Over the past few months there have been several reports released about the state of city traffic – mostly in the US. The underlying issue of the reports is that ride-sharing systems are clogging the streets and not reducing the traffic volume as they claim.
Uber, Lyft and all the regional ride-share companies are known as Transportation Network Companies (or TNCs – got to have a three letter acronym!) and have grown very fast as more people sign up either as a passenger or as a driver. I have written about taxi services being swamped before – as part of other topics, and in many cities there are 10s of 1,000s more ride-share cars than taxis.
The research suggests that there are twice the number of ride-share miles driven than taxi journeys. One report stated that 70% of all Uber and Lyft trips are in nine major US cities with an estimated 5.7B miles driven! Only 20% of journeys in ride-share cars replace personal car usage while another 20% of ride-shares replace taxi services.
That means that 60% of all ride-share journeys were replacing other modes of transport and therefore adding cars on to the streets. A report estimated that each ride-share in US cities was only five miles long and the driver was deadheading for a further three miles. When you factor in the journeys replacing the non-vehicle travel, it is possible to see where the excess miles come from that are adding the vehicles to the streets.

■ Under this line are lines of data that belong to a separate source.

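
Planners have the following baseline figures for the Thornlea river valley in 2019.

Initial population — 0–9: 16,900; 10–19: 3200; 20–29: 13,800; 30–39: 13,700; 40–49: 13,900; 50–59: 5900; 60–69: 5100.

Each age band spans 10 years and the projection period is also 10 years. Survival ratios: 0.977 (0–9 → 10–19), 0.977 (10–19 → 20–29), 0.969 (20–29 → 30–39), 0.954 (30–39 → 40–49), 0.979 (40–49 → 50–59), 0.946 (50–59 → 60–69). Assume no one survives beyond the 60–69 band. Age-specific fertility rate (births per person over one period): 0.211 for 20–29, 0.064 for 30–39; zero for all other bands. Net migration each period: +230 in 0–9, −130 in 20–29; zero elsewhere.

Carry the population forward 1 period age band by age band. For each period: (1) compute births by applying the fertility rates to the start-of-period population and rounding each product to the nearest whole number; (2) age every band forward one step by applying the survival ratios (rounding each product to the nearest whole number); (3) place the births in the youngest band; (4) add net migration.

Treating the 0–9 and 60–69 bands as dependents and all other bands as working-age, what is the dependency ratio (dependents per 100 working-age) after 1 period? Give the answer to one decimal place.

16.1

Let group 1 be 0–9 through group 7 = 60–69.
After projecting period 1:
Births: 13800 * 0.211 = 2912, 13700 * 0.064 = 877 ⇒ total 3789
Group 2: 16900 * 0.977 = 16511
Group 3: 3200 * 0.977 = 3126
Group 4: 13800 * 0.969 = 13372
Group 5: 13700 * 0.954 = 13070
Group 6: 13900 * 0.979 = 13608
Group 7: 5900 * 0.946 = 5581
Net migration: Group 1 + 230 → 4019; Group 3 − 130 → 2996
End of period: [4019, 16511, 2996, 13372, 13070, 13608, 5581]
Dependents (band 0–9 + band 60–69) = 4019 + 5581 = 9600; working-age = 59557; ratio = 9600/59557 × 100 = 16.1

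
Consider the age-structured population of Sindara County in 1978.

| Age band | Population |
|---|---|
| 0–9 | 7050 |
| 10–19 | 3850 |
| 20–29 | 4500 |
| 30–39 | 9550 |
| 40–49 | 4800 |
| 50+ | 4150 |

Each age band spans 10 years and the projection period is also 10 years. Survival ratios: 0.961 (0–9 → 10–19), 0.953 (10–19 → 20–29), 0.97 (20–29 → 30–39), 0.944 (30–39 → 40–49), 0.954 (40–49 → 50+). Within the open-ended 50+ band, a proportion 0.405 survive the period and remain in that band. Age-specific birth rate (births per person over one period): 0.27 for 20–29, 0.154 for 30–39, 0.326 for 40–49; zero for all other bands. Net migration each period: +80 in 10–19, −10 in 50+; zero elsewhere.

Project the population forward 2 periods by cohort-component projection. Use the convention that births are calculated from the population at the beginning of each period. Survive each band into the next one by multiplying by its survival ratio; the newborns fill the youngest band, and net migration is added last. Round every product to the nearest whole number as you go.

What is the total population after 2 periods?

Call the bands 1 to 6, youngest first.
After projecting period 1:
Births: 4500 * 0.27 = 1215 ; 9550 * 0.154 = 1471 ; 4800 * 0.326 = 1565 → 4251
Band 2: 7050 * 0.961 = 6775
Band 3: 3850 * 0.953 = 3669
Band 4: 4500 * 0.97 = 4365
Band 5: 9550 * 0.944 = 9015
Band 6: 4800 * 0.954 + 4150 * 0.405 = 4579 + 1681 = 6260
Net migration: Band 2 + 80 → 6855; Band 6 − 10 → 6250
Population now: 0–9=4251, 10–19=6855, 20–29=3669, 30–39=4365, 40–49=9015, 50+=6250
After projecting period 2:
Births: 3669 * 0.27 = 991 ; 4365 * 0.154 = 672 ; 9015 * 0.326 = 2939 → 4602
Band 2: 4251 * 0.961 = 4085
Band 3: 6855 * 0.953 = 6533
Band 4: 3669 * 0.97 = 3559
Band 5: 4365 * 0.944 = 4121
Band 6: 9015 * 0.954 + 6250 * 0.405 = 8600 + 2531 = 11131
Net migration: Band 2 + 80 → 4165; Band 6 − 10 → 11121
Population now: 0–9=4602, 10–19=4165, 20–29=6533, 30–39=3559, 40–49=4121, 50+=11121
Total after period 2: 4602 + 4165 + 6533 + 3559 + 4121 + 11121 = 34101

34101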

To make it worse, new services such as UberPool and Lyft Line, which ironically are closer to the original intent of ride-sharing, are adding double the miles compared to personal usage of a car – and that is down to more deadheading and the extra length of each journey.
What is more interesting is that ride-sharing services haven’t reduced the desire for actual car ownership. In seven of the nine US cities that provided the data for the research, car ownership has been steadily rising! Then there is the economic divide: wealthier passengers are using Uber or Lyft to replace public transport or taxis whilst the reporting suggests that the lower income citizens were being slowed down by the extra traffic!
There has been an ongoing demand for more regulation around the ride-share systems, however the initial demands have been from their main competitor: the taxi industry. Interestingly, that industry is regulated by Governments who don’t seem to be too worried about losing licensing or regulatory revenues. Now we seeing environmentalists and others campaigning for regulation to reduce the volume of miles driven, thereby reducing emissions and fuel usage.
One idea raised, which isn’t really adding a regulation, is to adopt a tried and true way of manipulating a market: taxes. In Washington D.C., an idea has been raised to tax ride-share journeys to help fund a new metro system. My personal view is to force Uber, Lyft and others to become taxi operators in the cities that they operate in – because fundamentally that’s what they are.
The driver licencing costs alone would dramatically trim the number of cars on city streets!